So entsteht der Untote, der tierisches und menschliches Fleisch in sich hineinschlingt, ohne es zu verdauen; das Aas verwest im inaktiven Verdauungstrakt und wird von den nachschiebenden Fleischmassen wieder aus dem Körper gedrückt. Denn obwohl empfindungslos, empfindet der Zombie merkwürdigerweise doch pausenlos rasenden Hunger.

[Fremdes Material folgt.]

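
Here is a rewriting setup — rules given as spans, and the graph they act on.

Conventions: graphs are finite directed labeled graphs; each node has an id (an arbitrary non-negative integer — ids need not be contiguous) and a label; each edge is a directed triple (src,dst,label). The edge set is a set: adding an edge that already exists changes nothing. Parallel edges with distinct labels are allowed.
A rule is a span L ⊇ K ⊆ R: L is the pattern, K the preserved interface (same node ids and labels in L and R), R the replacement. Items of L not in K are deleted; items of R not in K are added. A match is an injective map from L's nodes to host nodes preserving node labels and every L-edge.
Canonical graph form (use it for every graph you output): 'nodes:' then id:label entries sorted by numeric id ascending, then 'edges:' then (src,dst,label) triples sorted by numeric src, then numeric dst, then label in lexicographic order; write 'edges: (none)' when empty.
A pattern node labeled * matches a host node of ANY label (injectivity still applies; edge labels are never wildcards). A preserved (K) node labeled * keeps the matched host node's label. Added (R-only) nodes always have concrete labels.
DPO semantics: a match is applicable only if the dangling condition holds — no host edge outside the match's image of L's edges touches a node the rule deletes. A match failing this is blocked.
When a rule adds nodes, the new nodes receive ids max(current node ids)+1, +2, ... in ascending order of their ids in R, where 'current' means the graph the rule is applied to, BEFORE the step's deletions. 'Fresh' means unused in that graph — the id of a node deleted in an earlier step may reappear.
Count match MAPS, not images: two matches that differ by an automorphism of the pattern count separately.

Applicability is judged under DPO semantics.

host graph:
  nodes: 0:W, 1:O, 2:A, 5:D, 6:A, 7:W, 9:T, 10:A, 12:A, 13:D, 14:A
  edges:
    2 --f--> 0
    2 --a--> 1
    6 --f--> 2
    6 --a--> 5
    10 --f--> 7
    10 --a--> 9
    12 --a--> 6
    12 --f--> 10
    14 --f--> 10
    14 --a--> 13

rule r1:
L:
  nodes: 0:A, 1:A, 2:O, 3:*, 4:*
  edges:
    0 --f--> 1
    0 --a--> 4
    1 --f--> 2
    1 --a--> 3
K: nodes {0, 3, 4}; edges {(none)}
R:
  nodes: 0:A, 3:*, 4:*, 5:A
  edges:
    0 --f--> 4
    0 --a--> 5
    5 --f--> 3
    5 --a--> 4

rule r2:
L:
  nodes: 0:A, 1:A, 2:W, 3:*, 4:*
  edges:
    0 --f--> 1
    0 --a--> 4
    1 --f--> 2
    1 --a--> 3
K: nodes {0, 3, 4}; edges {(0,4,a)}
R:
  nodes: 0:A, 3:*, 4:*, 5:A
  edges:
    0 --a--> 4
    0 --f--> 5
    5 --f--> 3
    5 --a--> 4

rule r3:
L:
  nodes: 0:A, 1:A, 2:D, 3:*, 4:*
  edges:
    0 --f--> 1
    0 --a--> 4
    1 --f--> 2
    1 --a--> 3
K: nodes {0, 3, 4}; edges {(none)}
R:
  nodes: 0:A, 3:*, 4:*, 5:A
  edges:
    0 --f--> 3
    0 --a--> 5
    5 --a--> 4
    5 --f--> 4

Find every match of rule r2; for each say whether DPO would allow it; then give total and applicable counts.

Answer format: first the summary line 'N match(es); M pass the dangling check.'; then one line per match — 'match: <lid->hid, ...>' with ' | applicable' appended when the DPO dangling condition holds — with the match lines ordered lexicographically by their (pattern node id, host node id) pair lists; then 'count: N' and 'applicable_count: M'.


3 match(es); 1 pass the dangling check.
match: 0->6, 1->2, 2->0, 3->1, 4->5 | applicable
match: 0->12, 1->10, 2->7, 3->9, 4->6
match: 0->14, 1->10, 2->7, 3->9, 4->13
count: 3
applicable_count: 1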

Jeder, der noch kein Zombie ist, hat die Pflicht, im Dienste der Menschheitsrettung so viele Zombies wie möglich zu terminieren. Folgerecht türmen sich in dem Splattermovie-Klamauk "Zombieland"(2009, Regie Ruben Fleischer) die Haufen getöteter Untoter regelrecht turmhoch. Dem Massaker zuzuschauen, macht Gruselspaß, weil der Zombie etwas Blind-Böses in sich trägt, das ihn mit der Schreckens- und Gruseltradition der seelenverstümmelten, seelenlosen Nachtwesen in Verbindung bringt.

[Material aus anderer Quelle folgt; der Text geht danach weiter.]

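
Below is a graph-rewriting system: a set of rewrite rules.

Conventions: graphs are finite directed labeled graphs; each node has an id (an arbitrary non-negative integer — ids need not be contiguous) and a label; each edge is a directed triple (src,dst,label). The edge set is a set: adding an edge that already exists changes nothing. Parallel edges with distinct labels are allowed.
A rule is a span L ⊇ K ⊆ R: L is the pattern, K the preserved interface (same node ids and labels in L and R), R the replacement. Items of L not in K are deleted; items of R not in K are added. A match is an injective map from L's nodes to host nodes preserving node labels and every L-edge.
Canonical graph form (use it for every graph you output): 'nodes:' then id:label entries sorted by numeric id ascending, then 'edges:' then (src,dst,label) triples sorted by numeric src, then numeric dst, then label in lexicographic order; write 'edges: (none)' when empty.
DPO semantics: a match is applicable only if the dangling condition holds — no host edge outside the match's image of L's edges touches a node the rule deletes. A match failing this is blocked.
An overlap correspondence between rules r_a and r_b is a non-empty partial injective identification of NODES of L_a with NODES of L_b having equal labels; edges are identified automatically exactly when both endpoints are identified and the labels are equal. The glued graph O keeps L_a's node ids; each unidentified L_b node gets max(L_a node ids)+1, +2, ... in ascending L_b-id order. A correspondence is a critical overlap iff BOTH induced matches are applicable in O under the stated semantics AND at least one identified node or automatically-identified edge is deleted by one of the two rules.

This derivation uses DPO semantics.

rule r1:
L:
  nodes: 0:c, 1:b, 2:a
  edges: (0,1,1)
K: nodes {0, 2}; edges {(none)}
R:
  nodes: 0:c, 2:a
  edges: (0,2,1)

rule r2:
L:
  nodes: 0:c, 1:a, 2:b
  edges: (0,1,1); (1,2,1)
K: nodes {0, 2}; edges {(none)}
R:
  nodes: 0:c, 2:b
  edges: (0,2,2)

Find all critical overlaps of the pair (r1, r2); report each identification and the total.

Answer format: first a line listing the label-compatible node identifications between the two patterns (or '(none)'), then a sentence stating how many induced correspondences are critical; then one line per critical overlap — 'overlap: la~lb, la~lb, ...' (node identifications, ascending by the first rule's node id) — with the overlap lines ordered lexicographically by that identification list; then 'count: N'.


label-compatible node identifications between L(r1) and L(r2): 0~0, 1~2, 2~1
2 of the induced correspondences are critical overlaps of r1 and r2.
overlap: 0~0, 2~1
overlap: 2~1
count: 2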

Die Liste derartiger Wesen ist lang: Werwölfe, Vampire, Wiedergänger. Die Gefahr, die von jenen Kreaturen ausgeht, liegt nicht einfach darin, dass sie kein Bewusstsein haben und daher zu Gefühlen unfähig sind - ein Motiv, das in den modernen Vampir-Geschichten zugunsten der "Tragik" und "Tiefe" solcher Charaktere oft vollständig fallengelassen wird. Nein, die eigentliche Crux der Denaturierten scheint - entgegen dem Brooks-Zombie - metaphysischer Art zu sein: Es handelt sich um totes Leben, ein Leben ohne Lebendigkeit.

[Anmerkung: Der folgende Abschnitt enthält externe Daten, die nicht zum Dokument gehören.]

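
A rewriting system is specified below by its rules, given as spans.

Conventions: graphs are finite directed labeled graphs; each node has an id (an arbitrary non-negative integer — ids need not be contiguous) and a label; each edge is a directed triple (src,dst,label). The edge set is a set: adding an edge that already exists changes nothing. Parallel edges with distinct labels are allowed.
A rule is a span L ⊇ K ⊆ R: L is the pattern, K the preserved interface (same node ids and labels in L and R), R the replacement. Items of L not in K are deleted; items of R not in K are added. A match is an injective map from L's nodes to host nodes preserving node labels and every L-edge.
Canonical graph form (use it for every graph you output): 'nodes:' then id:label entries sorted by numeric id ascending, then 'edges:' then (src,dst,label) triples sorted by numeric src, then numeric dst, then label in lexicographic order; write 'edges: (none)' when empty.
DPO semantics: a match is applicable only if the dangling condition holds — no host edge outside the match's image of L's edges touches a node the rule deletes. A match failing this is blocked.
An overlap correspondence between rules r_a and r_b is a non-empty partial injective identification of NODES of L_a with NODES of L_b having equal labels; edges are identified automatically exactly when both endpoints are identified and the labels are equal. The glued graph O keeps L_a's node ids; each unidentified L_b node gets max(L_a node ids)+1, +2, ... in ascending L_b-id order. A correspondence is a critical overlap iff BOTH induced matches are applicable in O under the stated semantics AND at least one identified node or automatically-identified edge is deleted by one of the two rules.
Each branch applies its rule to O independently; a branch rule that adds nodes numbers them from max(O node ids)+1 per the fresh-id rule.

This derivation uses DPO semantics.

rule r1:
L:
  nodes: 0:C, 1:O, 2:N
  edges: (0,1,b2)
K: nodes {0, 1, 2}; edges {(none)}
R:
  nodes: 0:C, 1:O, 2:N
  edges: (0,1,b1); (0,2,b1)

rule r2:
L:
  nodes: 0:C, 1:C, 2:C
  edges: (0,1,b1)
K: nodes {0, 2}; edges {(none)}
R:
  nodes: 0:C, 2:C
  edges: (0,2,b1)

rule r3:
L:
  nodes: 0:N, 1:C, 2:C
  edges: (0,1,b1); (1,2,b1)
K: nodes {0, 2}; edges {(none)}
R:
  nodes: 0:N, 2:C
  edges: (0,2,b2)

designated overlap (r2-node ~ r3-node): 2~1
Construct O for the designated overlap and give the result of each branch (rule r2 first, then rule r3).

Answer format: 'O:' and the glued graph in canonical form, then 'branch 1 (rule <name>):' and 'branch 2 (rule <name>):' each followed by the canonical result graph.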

Wie es teenageradäquat gemacht wird, hat Michael Jackson in seinem Musikvideo zum Song "Thriller" demonstriert (1983, Regie John Landis). Darin verwandelt sich der singende und tanzende Protagonist auf mehreren Ebenen in ein Monster, zuerst in einen Werwolf, dann in einen Zombie, und ganz zum Schluss, nachdem sich alles scheinbar als ein böser Traum entpuppt hat, wieder in ein dämonisches Wesen: Grusel-Happy-End. Die perfekt inszenierte Szenerie funktioniert, weil hinter der jugendfreien Präsentation uralte Ängste durchblitzen.

Säkulare Zombie-Ästhetik

Mittlerweile hat sich eine säkulare Zombie-Ästhetik entwickelt. Seit 2010 erfreut sich die US-Serie "The Walking Dead" über viele Staffeln hinweg weltweiter Beliebtheit. Gewiss, es geht darin um die "großen Gefühle" und "kleinen Schwächen" der Lebenden und Überlebenden. Diese beziehen ihr existenzielles Gewicht jedoch aus der Bedrohung, der Umzingelung durch die Heere der Untoten und Seelenlosen. Krächzen, Grunzen, unartikuliertes Geschrei kommt aus Mündern mit spitzen Zähnen, von denen die Überreste grauenerregender Mahlzeiten hängen. Eiterpusteln platzen auf, Gesichtshaut schält sich ab. Ohren, Nasen und Augen lösen sich, ganze Gliedmaßen können bei dem Versuch, an Frischfleisch zu kommen, auf der Strecke bleiben.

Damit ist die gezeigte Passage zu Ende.